Short Stack: Moral Self-Destruction?
Is it time we recollect the “laws of nature and of nature’s God” upon which our nation was founded? Or shall we sacrifice everything and everyone we love upon the alter of postmodern nihilism?
You don’t need bombs or bullets to take down a self-governing constitutional republic. There’s no need for physical destruction. No explosions, no bloodshed—just a slow, creeping moral rot.
Destroyers don’t have to convince citizens that injustice is right or that slavish compliance and dependency are somehow heroic. That’s too much work.
Instead, simply sap the capacity of the people to govern themselves by whispering in their ears that right and wrong are mere illusions. Persuade others that the line between decent and depraved, honorable and shameful, is just some old cultural baggage we’re better off ditching so that we can make “progress.”

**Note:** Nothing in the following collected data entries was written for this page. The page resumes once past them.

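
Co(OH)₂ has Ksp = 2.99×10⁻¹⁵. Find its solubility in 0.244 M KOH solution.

5.02×10⁻¹⁴ M

Co(OH)₂(s) ⇌ Co²⁺(aq) + 2 OH⁻(aq)
The solution already contains OH⁻ at 0.244 M. Let s be the molar solubility of Co(OH)₂.
[OH⁻] ≈ 0.244 M (common ion dominates); [Co²⁺] = s.
Ksp = [Co²⁺][OH⁻]^2 = s(0.244)^2
s = 2.99×10⁻¹⁵ / (0.244)^2 = 5.02×10⁻¹⁴
s = 5.02×10⁻¹⁴ M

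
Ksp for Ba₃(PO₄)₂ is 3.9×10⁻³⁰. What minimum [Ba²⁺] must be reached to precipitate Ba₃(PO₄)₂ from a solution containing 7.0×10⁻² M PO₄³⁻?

9.3×10⁻¹⁰ M

The threshold for precipitation is Q = Ksp.
Ba₃(PO₄)₂(s) ⇌ 3 Ba²⁺(aq) + 2 PO₄³⁻(aq)
Ksp = [Ba²⁺]^3[PO₄³⁻]^2 = [Ba²⁺]^3(7.0×10⁻²)^2
[Ba²⁺]^3 = 3.9×10⁻³⁰ / (7.0×10⁻²)^2 = 8.0×10⁻²⁸
[Ba²⁺] = 9.3×10⁻¹⁰ M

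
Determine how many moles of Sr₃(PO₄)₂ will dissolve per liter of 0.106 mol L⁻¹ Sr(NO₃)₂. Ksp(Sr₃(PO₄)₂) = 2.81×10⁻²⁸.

2.43×10⁻¹³ M

Sr₃(PO₄)₂(s) ⇌ 3 Sr²⁺(aq) + 2 PO₄³⁻(aq)
Let s be the solubility of Sr₃(PO₄)₂ here. The common ion gives [Sr²⁺] ≈ 0.106 mol L⁻¹, and [PO₄³⁻] = 2s.
Ksp = [Sr²⁺]^3[PO₄³⁻]^2 = (0.106)^3(2s)^2
(2s)^2 = 2.81×10⁻²⁸ / (0.106)^3 = 2.36×10⁻²⁵
s = 2.43×10⁻¹³ mol L⁻¹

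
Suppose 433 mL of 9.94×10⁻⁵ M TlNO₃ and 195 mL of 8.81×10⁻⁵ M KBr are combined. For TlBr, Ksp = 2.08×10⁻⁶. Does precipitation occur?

No

Total volume after mixing = 433 + 195 = 628 mL.
[Tl⁺] = (9.94×10⁻⁵)(433)/628 = 6.85×10⁻⁵ M
[Br⁻] = (8.81×10⁻⁵)(195)/628 = 2.74×10⁻⁵ M
Q = [Tl⁺][Br⁻] = 1.87×10⁻⁹
Q < Ksp (1.87×10⁻⁹ vs 2.08×10⁻⁶); the solution remains unsaturated and no precipitate forms.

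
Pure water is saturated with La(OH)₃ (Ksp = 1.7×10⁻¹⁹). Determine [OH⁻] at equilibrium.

2.7×10⁻⁵ M

La(OH)₃(s) ⇌ La³⁺(aq) + 3 OH⁻(aq)
For each mole of La(OH)₃ that dissolves per liter, [La³⁺] = s and [OH⁻] = 3s; let s denote this solubility.
Ksp = [La³⁺][OH⁻]^3 = s · (3s)^3 = 27s^4 = 1.7×10⁻¹⁹
s = 8.9×10⁻⁶ mol/L
[OH⁻] = 3s = 2.7×10⁻⁵ mol/L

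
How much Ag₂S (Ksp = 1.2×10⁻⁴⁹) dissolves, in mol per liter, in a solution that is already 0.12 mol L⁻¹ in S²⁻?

Ag₂S(s) ⇌ 2 Ag⁺(aq) + S²⁻(aq)
Let s be the solubility of Ag₂S here. The common ion gives [S²⁻] ≈ 0.12 mol L⁻¹, and [Ag⁺] = 2s.
Ksp = [Ag⁺]^2[S²⁻] = (2s)^2(0.12)
(2s)^2 = 1.2×10⁻⁴⁹ / (0.12) = 1.0×10⁻⁴⁸
s = 5.0×10⁻²⁵ mol L⁻¹

5.0×10⁻²⁵ M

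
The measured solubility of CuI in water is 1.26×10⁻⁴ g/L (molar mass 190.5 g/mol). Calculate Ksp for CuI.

Ksp = 4.37×10⁻¹³

Convert to molarity: s = 1.26×10⁻⁴ / 190.5 = 6.6142×10⁻⁷ mol/L
CuI(s) ⇌ Cu⁺(aq) + I⁻(aq)
With molar solubility s: [Cu⁺] = s, [I⁻] = s.
Ksp = [Cu⁺][I⁻] = s · s = s^2
Ksp = (6.6142×10⁻⁷)^2 = 4.37×10⁻¹³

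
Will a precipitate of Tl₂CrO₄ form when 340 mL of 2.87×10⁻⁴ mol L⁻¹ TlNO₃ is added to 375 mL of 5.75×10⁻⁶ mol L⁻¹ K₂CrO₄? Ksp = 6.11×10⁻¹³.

The combined volume is 715 mL.
[Tl⁺] = (2.87×10⁻⁴)(340)/715 = 1.36×10⁻⁴ mol L⁻¹
[CrO₄²⁻] = (5.75×10⁻⁶)(375)/715 = 3.02×10⁻⁶ mol L⁻¹
Q = [Tl⁺]^2[CrO₄²⁻] = 5.62×10⁻¹⁴
Q < Ksp (5.62×10⁻¹⁴ vs 6.11×10⁻¹³); the solution remains unsaturated and no precipitate forms.

No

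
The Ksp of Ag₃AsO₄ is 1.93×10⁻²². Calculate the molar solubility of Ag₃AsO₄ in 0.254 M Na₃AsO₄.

3.04×10⁻⁸ M

Ag₃AsO₄(s) ⇌ 3 Ag⁺(aq) + AsO₄³⁻(aq)
With AsO₄³⁻ already at 0.254 M and s small, take [AsO₄³⁻] ≈ 0.254 M and [Ag⁺] = 3s.
Ksp = [Ag⁺]^3[AsO₄³⁻] = (3s)^3(0.254)
(3s)^3 = 1.93×10⁻²² / (0.254) = 7.60×10⁻²²
s = 3.04×10⁻⁸ M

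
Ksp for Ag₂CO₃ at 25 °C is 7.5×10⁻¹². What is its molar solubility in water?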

You don’t have to brainwash others into wanting to do wrong. Just get them to believe wrong doesn’t exist.
Once that sinks in—once folks buy that moral right and wrong, good and bad, are mere fairy tales—the guardrails come off. They’ll chase every urge, every appetite, every desire—no matter how dark or twisted, no matter if it means violating the rights of others—because, why hold back?
If nothing is truly wrong, anything goes, right? With no moral compass, there’s no need for moral brakes. People will do wrong with clear consciences once they equate freedom with nihilism.
And that’s when things unravel. A people without an anchor—people who “feel” that freedom isn’t doing what’s right; freedom isn’t virtue; freedom is doing anything one has the will to do—won’t just stumble, they’ll torch their own republic. They’ll lose the ability to govern themselves because they won’t know how or why to exercise self-control.
Picture it: a sprawl of lost souls—depressed, addicted, living without meaning or purpose, suicidal, violent, thieving, even murderous—spinning in a void where relativists and nihilists sneer at the idea of a moral North Star. Only an iron-fisted totalitarian police state can keep a lid on that kind of cultural mess.
Self-rule? Gone. Swapped for chains, forged not by force, but by surrender.
This is the path down which we are heading if we continue to substitute “diversity” of arbitrary cultural prejudices for moral truth. We see it already, as social pathologies continue to worsen the more “progressive” the United States becomes. What say you, fellow Americans? Is it time we recollect the “laws of nature and of nature’s God” upon which our nation was founded? Can we agree that anything is truly, objectively wrong? Or shall we sacrifice everything and everyone we love upon the alter of postmodern nihilism?
This might be the most important question of our age.
This hits hard—and it should. Dr. K., you cut to the core of a truth we’re too often afraid to confront: when we abandon moral clarity, we don’t become freer—we become lost.
The unraveling of a republic doesn’t require an external enemy; it only takes enough people convinced that right and wrong are outdated concepts. Once moral relativism takes hold, it’s not long before chaos masquerades as liberty and self-destruction is sold as progress. Just look at the passing of Colorado House Bill 25-1312 and what it actually means.
Reclaiming our future means reclaiming the idea that truth exists—and that virtue, not unchecked appetite, is the foundation of real freedom. Dr. K., this isn’t just cultural commentary—it’s a wake-up call.
I wish more would use this argument in response to horrific violence rather than the excuses and unconstitutional solutions that are offered.